If you thought the Vintage Vending series was taking a break during the Countdown, you have no future as a psychic. Some of those old prizes absolutely scream “Halloween,” and if you think I’m reaching, just take a look at this one: A macabre mix of Madballs and Ghoulies!
Meet the Wacky Goulies, a collection of “gross, ghoulish weirdos” with enough charm to magically transform all who view them into giant scented happy face erasers.
While the title and logo steal a page from the Ghoulies playbook, the toys are obviously inspired by Madballs. Consisting of rubber, semi-flat monster heads with suction cups on the backs, each Wacky Goulie can stick to glass for nearly seven whole seconds.
Look up “perfect” in the dictionary, and you’ll see a picture of a Delfa Roll. But if Delfa Rolls never existed, you’d see Wacky Goulies.
Every last one is a Madballs ripoff, and blatantly so. See the one-eyed gargoyle? The one that comes in purple AND green? That’s Hornhead.
And that weirdly small Wacky Goulie on the upper left, who looks like a melting man? Skull Face!
The teaser card dates them as a 1986 release. Suffice to say, had I found them at that time, my shit would’ve spent the last 25 years in a perennial state of flip.
240 words never won anyone a Pulitzer. Let’s see if we can get this to 500.
Here’s a more direct comparison between a Wacky Goulie and a Madball. This one was based on the Madball named Crack Head. (Later renamed “Bash Brain,” because no less than the president of the universe phoned AmToy to politely request that the things they sell to eight-year-olds not be named after drug addicts.)
Same exposed skull. Same giant eye. Same big mouth, which despite its bloody rawness still reminds me of an adorable peanut. This Wacky Goulie is definitely Crack Head!
Then, there’s this. Even if you disagree that “Wacky Goulies” is a Ghoulies ripoff in title alone, you can’t deny the similarities between these two images.
I’m much more into the Ghoulies sequels than the original, but it was always the first one that affected me most. As I’ve written before, the Ghoulies videocassette box cast a haunting pall over my entire childhood. I didn’t watch horror movies as a kid, or at least, I very rarely elected to. Still, every time we went to the local video store, I had to stare at that Ghoulies box.
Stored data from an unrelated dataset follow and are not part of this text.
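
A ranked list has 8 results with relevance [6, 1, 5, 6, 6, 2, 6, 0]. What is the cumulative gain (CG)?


Cumulative Gain = sum of relevance scores
Position 1: rel=6, running sum=6
Position 2: rel=1, running sum=7
Position 3: rel=5, running sum=12
Position 4: rel=6, running sum=18
Position 5: rel=6, running sum=24
Position 6: rel=2, running sum=26
Position 7: rel=6, running sum=32
Position 8: rel=0, running sum=32
CG = 32

32


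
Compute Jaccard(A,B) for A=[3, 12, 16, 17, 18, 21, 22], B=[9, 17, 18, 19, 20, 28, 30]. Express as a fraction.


A intersect B = [17, 18]
|A intersect B| = 2
A union B = [3, 9, 12, 16, 17, 18, 19, 20, 21, 22, 28, 30]
|A union B| = 12
Jaccard = 2/12 = 1/6

1/6


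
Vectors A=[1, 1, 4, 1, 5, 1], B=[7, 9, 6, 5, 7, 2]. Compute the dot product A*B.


Dot product = sum of element-wise products
A[0]*B[0] = 1*7 = 7
A[1]*B[1] = 1*9 = 9
A[2]*B[2] = 4*6 = 24
A[3]*B[3] = 1*5 = 5
A[4]*B[4] = 5*7 = 35
A[5]*B[5] = 1*2 = 2
Sum = 7 + 9 + 24 + 5 + 35 + 2 = 82

82


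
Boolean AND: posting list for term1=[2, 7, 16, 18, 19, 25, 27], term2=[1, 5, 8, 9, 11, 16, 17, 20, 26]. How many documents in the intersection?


Boolean AND: find intersection of posting lists
term1 docs: [2, 7, 16, 18, 19, 25, 27]
term2 docs: [1, 5, 8, 9, 11, 16, 17, 20, 26]
Intersection: [16]
|intersection| = 1

1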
A creature popping out of a toilet, wearing suspenders. It was a false assumption, but I grew up believing that there really was a film consisting of nothing but monsters eating people whenever the call of nature struck.
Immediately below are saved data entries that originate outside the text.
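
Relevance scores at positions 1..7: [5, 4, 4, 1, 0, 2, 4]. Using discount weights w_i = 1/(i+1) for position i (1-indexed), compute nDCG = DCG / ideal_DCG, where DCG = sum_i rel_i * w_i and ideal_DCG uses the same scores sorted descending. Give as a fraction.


Position discount weights w_i = 1/(i+1) for i=1..7:
Weights = [1/2, 1/3, 1/4, 1/5, 1/6, 1/7, 1/8]
Actual relevance: [5, 4, 4, 1, 0, 2, 4]
DCG = 5/2 + 4/3 + 4/4 + 1/5 + 0/6 + 2/7 + 4/8 = 611/105
Ideal relevance (sorted desc): [5, 4, 4, 4, 2, 1, 0]
Ideal DCG = 5/2 + 4/3 + 4/4 + 4/5 + 2/6 + 1/7 + 0/8 = 1283/210
nDCG = DCG / ideal_DCG = 611/105 / 1283/210 = 1222/1283

1222/1283


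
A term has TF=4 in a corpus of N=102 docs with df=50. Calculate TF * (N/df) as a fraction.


TF * (N/df)
= 4 * (102/50)
= 4 * 51/25
= 204/25

204/25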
It wrecked me, but that wreckage came with a few butterflies. It was somehow exciting.
Okay, now look at the Wacky Goulies teaser card. Notice how the white text balloon looks a bit like a toilet? How this foreign creature, despite being flesh-toned and with hair, still has the green Ghoulie’s lips and eagle talons? I’m not making this stuff up.
It’s as perfect as a vending machine prize assortment could ever be, right down to the tagline: “Faces even a mother can’t love.” Grammatical, and yet it still makes it so apparent English was the copywriter’s sixteenth language.
And they even put the “25 cent” thing within the classic vending machine rainbow diamond! I love that!
Hey look, it’s Screamin’ Meemie. Meemie was the Madball who looked like a baseball. In the Wacky Goulies universe, baseballs are grape flavored. Perhaps that was how they lured children through their inter-dimensional portal. I too would leap at a floating spiral on the promise of grape baseballs. Of course, once we get there, the Wacky Goulies kill us and stew our meat.
And they really do stick to glass surfaces, even extremely filthy ones.
Word Count: 654.
That Pulitzer was obviously based on Oculus Orbus.